Dr Fox’s ‘unguarded’ attack on the businesses he is supposed to represent angered entrepreneurs - Richard Reed, once of the Innocent parish, was completely incensed - ‘rather than deliver on the promises/ lies that he made to the country, he turns round and slags off people. I just think: "how dare he talk down the country that he damaged, how dare he?" He’s a terrible, terrible voice for British business.’ Well, he was a GP, Richard, so clearly he knows all about working practices in the nation’s boardrooms. Or maybe not.
Neither did the comments meet with much enthusiasm from Downing Street. Unlike Fox, Theresa May is far too cautious to go mouthing off over a few G&Ts at a Westminster drinks party - he also took the opportunity to slag off the Foreign Office and continue his turf war with Boris Johnson. Maybe this is the first of her cunning moves to watch Fox fail.
It’s hard to see his comments as anything other than deliberately inflammatory. Fox knows very well that the vast majority of UK businesses wanted Britain to stay in the EU to which they send getting on for half their exports. Why would they want to make life even more difficult for themselves than things already are? The leading Leaver appears to be settling some scores here.
Hard on the heels of The Fox comes a report that the government is considering prosecuting company bosses who fail to stop their staff committing fraud. These are similar to the plans to make boards liable if staff are actively involved in tax evasion.
Theresa May has made addressing poor corporate behaviour a cornerstone of her domestic action plan and has promised to end "boardroom excess" and make tackling corporate crime a key focus.
This initiative was floated in a recent speech by the attorney general Jeremy Wright QC who suggested the government would consult on extending the planned law on tax evasion which was a Cameron idea from earlier this year. Speaking not from a drinks party but an academic symposium in Cambridge, he reportedly said: ‘When considering the question 'where does the buck stop?' and who is responsible for economic crime, it is clear the answer is to be found at every level, from the boardroom down.’
It will be interesting to see how the Serious Fraud Office approaches the ongoing Tesco case in the light of this new harder government line. The real problem with such investigations is that on the rare occasion the SFO and the police score a hit on criminal behaviour in business it almost never gets anyone but one of the foot soldiers who is hung out to dry while the profits from the crime are still banked. Attempts to create an evidence trail that heads up the ranks is notoriously difficult. There is widespread disbelief that culpability doesn’t extend higher up the ranks to the generals who create the sort of culture - especially within financial services - that creates rule-bending and breaking in the first place.

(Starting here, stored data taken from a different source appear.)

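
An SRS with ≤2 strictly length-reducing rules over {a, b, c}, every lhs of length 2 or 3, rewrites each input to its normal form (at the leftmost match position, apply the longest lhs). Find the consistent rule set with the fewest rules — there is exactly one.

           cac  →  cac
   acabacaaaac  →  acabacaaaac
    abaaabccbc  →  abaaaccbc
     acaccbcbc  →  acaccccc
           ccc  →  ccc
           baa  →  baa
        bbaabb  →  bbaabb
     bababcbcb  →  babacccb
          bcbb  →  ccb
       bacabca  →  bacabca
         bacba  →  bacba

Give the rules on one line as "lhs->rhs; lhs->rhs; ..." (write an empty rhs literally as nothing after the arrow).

bcb->cc; bcc->cc

  | cac
  | acabacaaaac
  | abaaabccbc => abaaaccbc
  | acaccbcbc => acaccccc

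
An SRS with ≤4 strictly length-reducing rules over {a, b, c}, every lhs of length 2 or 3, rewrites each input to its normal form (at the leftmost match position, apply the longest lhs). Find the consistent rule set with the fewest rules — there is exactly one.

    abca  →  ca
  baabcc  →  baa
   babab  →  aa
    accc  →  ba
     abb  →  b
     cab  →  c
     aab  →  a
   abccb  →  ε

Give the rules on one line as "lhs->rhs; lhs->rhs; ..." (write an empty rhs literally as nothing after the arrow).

  | abca => ca
  | baabcc => bacc => baa
  | babab => aaab => aa
  | accc => aac => ba

aac->ba; ab->; bab->aa; cc->a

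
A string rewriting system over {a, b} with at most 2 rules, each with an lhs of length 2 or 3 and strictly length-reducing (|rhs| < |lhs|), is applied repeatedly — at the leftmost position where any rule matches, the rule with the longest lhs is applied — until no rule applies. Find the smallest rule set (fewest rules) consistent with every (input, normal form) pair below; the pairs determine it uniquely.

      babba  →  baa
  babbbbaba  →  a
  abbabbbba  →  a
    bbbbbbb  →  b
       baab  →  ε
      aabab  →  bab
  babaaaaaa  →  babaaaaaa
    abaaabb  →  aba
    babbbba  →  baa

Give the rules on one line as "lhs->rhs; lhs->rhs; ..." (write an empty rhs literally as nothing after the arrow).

  | babba => baa
  | babbbbaba => babbaba => baaba => bba => a
  | abbabbbba => aabbbba => bbbba => bba => a
  | bbbbbbb => bbbbb => bbb => b

aab->b; bb->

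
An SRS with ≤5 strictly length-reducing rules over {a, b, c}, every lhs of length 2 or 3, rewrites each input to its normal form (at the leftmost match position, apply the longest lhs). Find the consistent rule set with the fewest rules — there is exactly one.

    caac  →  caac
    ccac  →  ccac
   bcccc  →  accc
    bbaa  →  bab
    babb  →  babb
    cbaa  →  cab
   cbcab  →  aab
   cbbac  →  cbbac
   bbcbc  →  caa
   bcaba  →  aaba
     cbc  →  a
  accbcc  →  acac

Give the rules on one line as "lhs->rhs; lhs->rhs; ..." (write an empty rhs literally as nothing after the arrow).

  | caac
  | ccac
  | bcccc => accc
  | bbaa => bab

baa->ab; bbc->ca; bc->a; cbc->a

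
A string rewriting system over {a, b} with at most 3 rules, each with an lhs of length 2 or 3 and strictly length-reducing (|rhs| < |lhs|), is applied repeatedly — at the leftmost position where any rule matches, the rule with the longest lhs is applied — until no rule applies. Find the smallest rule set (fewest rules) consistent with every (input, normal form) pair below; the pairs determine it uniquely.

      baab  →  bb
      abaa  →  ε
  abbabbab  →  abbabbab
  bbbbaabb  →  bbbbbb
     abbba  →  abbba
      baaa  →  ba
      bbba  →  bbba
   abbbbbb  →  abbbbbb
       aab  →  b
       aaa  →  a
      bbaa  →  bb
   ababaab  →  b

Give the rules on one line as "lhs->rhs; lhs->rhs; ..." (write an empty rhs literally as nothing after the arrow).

  | baab => bb
  | abaa => aa => ε
  | abbabbab
  | bbbbaabb => bbbbbb

aa->; aba->a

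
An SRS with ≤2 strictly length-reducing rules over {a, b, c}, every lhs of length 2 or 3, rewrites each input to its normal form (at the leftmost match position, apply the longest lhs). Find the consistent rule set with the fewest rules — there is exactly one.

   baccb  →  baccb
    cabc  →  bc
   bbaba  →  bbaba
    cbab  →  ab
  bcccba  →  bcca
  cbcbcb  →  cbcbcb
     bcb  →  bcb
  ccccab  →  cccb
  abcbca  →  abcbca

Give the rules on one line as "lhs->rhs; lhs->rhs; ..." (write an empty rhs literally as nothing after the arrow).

cab->b; cba->a

  | baccb
  | cabc => bc
  | bbaba
  | cbab => ab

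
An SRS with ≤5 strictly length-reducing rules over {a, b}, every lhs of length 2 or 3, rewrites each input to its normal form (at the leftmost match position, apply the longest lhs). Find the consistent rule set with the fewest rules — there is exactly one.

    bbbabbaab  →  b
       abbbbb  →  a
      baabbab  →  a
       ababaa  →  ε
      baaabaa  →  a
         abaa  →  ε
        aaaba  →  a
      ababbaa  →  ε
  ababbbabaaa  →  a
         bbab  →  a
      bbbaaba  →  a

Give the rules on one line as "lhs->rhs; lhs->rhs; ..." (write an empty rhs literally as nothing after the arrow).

  | bbbabbaab => bbabbaab => babbaab => abbaab => abaab => aaab => b
  | abbbbb => abbbb => abbb => abb => ab => a
  | baabbab => aabbab => abbab => abab => aab => ab => a
  | ababaa => aabaa => abaa => aaa => ε

aa->a; aaa->; ab->a; ba->a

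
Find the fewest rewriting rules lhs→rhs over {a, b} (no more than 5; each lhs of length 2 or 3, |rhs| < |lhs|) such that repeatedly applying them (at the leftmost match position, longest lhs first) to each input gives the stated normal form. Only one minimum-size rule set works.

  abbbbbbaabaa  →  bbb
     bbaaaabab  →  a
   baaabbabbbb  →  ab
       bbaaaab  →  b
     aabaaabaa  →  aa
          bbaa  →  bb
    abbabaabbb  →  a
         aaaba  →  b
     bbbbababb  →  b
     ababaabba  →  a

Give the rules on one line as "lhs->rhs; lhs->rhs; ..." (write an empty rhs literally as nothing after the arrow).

  | abbbbbbaabaa => bbbbaabaa => bbbbabaa => bbbaaa => bbbaa => bbba => bbb
  | bbaaaabab => bbaaabab => bbaabab => bbabab => baab => bab => a
  | baaabbabbbb => baabbabbbb => babbabbbb => ababbbb => aabbb => ab
  | bbaaaab => bbaaab => bbaab => bbab => ba => b

aaa->; abb->; ba->b; bab->a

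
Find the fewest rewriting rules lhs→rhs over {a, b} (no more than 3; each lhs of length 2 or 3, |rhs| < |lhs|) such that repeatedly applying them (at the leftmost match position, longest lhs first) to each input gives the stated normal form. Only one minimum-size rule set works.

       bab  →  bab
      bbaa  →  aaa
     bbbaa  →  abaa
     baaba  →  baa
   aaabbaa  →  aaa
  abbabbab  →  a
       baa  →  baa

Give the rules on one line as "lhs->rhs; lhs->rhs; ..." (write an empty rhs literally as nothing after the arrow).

  | bab
  | bbaa => aaa
  | bbbaa => abaa
  | baaba => baa

aab->a; bb->a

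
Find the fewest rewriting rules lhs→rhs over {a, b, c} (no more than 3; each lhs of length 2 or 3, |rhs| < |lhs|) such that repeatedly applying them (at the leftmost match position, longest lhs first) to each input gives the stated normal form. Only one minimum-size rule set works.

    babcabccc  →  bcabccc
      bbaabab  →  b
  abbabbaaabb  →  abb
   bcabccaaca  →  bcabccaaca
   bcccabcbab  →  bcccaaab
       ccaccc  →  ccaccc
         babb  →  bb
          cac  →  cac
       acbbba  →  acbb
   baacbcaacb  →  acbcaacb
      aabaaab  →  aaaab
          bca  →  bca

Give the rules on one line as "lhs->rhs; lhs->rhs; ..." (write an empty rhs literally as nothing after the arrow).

  | babcabccc => bcabccc
  | bbaabab => babab => bab => b
  | abbabbaaabb => abbbaaabb => abbaabb => ababb => abb
  | bcabccaaca

ba->; bcb->a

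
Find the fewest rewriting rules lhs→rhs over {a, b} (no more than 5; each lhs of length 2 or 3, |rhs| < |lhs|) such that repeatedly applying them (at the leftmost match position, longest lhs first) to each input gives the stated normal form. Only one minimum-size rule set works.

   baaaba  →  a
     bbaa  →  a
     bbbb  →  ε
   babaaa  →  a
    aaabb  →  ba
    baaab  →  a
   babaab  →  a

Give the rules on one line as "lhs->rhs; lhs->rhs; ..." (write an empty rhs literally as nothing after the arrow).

  | baaaba => bbaba => aba => aa => a
  | bbaa => aa => a
  | bbbb => bb => ε
  | babaaa => baaaa => bbaa => aa => a

aa->a; aaa->ba; ab->a; bb->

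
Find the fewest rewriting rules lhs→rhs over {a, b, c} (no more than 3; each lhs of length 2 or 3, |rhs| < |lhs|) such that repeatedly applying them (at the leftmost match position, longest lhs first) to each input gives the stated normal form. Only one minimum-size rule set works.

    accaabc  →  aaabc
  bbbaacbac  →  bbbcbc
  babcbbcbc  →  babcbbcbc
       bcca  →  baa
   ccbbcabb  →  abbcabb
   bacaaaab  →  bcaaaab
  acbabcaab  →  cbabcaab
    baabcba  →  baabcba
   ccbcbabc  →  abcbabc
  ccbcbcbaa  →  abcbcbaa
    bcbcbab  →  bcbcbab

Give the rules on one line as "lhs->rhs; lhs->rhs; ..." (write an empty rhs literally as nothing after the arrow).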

This will be no easy task both to place into law and then to achieve prosecutions. ‘Failure to prevent’ is one thing but actively encouraging and abetting is another. Juries have enough trouble with ‘beyond reasonable doubt’ as it is.
But as Barry Vitou, partner in fraud and white-collar crime at law firm Pinsent Masons, said to the Times who also unearthed this story: ‘The present regime makes it practically impossible to hold corporate boards to account for corporate misconduct because evidence of that misconduct must be found at the highest level. In practice the evidence trail usually dries much lower down the corporate tree. There is no responsibility for the damage caused by failing to prevent economic crime nor incentives offered which motivate people to do the wrong thing.’ This all looks like more work for the new hordes of lawyers specialising in governance.
Both these stories are playing well to a nasty mood. It’s not a good time to be a big corporate boss. A long Summer of Philip Green and Mike Ashley and all their shenanigans has left a pretty bad taste. Yesterday the TUC continued its long-running campaign on executive pay. The TUC said its research showed top executives receive a year's worth of the minimum wage in just one day. In the latest round of fairness calculations it said the average FTSE 100 boss was paid 123 times the average full-time salary, and called for ‘reality in boardrooms.’ It made full use of Sir Martin Sorrell - who doesn’t use the WPP man these days to prove the point? - by noting that our highest paid CEO takes less than 45 minutes to earn what an average worker receives in a year.
So, we are back to yet another sustained attack on the Fat Cats - they lazily play golf while enjoying lashings of cream and encouraging their kittens to bite the heads of innocent mice who are on zero hours contracts to fetch the dairy products in the first place. One of these days business is going to wake up to the fact that this story will keep on recurring and severely damaging its reputation until it provides some more convincing explanations - or even, perhaps, tries to do actually do something about it.